Along with efforts from Pfizer, the program will work to identify care gaps, patient-provider communication barriers, and issues regarding shared decision-making.
The Foundation and AGA will conduct a national survey of patients and healthcare providers to identify discrepancies in patient-provider communication and shared decision-making after planning sessions by the program’s steering committee are complete.
The survey results will inform decisions for project proposals aimed at closing those care gaps in driving shared decision-making in IBD. Stakeholders can expect proposal announcements in the summer of 2017.
Additionally, program organizers are planning an industry event during which experts will convene and discuss important trends and best practices in driving patient-provider communication and shared decision-making.

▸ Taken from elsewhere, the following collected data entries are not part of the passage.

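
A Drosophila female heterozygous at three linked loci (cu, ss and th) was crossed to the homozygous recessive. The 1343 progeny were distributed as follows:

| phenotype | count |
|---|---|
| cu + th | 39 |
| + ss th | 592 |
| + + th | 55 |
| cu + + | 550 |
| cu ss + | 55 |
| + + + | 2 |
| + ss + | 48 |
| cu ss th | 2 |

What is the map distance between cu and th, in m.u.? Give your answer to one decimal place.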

The strength of this program comes from its national partners, said Crohn’s & Colitis Foundation President and CEO Michael Osso.
"Partnering with the AGA and Pfizer on such an important project is a natural extension of strong relationships we already have with both organizations," Osso said in a statement. "Working together we will address the critical need to identify tools and mechanisms to support shared decision-making and improve health communication between patients and providers."
Focusing on patient-provider communication is key for the initiative, added AGA President Timothy Wang, MD, AGAF.
"The physician patient conversation is integral to ensuring IBD patients are receiving the best care to manage their disease,” Wang explained. “We are pleased that our work with the Foundation and Pfizer will help identify new ways to facilitate these conversations, which will help healthcare professionals provide high-value care."
Shared decision-making has recently come to the forefront as a key patient engagement strategy, with many healthcare experts saying the technique is critical to ensuring a truly patient-centric experience.
For Dartmouth Hitchcock Medical Center researcher Corey Siegel, MD, making sure patient preferences are incorporated into the shared decision-making process is vital to his ulcerative colitis practice.
Treatment decisions for ulcerative colitis can be extremely difficult, presenting limited options that usually have less-than-optimal procedure side effects.
“In recognizing that treatment is such a hard decision, we really wanted to develop some tool and some support for shared decision-making process with patients,” Siegel said in a past interview with PatientEngagementHIT.com.
“We really need to understand what patients are most fearful of and most concerned about and what they want to talk about because otherwise it becomes a very provider-centric program as opposed to a patient-centric program,” Siegel explained.
To better understand these patient preferences and meaningfully engage his patients in shared decision-making, Siegel went right to the source. Using extensive surveying techniques, Siegel determined what quality-of-life factors were important to patients and began treatment discussions from there. By assessing patient preferences, Siegel could incorporate patients as partners in their individual care decisions.
“I think the importance of our work in the context of patient-centric care is that we didn’t just build a communications tool to teach our patients about their disease and treatments based on what doctors thought was important to tell them,” Siegel noted.
“The idea is really to understand what their preferences are and have them make a decision that matches that preference, and that physicians and providers help guide them, too,” Siegel concluded.
Driving patient-provider communication will be critical for all healthcare professionals working to drive stronger shared decision-making. Providers can determine their best path forward and ultimately incorporate the patient as a partner in treatment by assessing the current status of provider communications and joint medical decisions.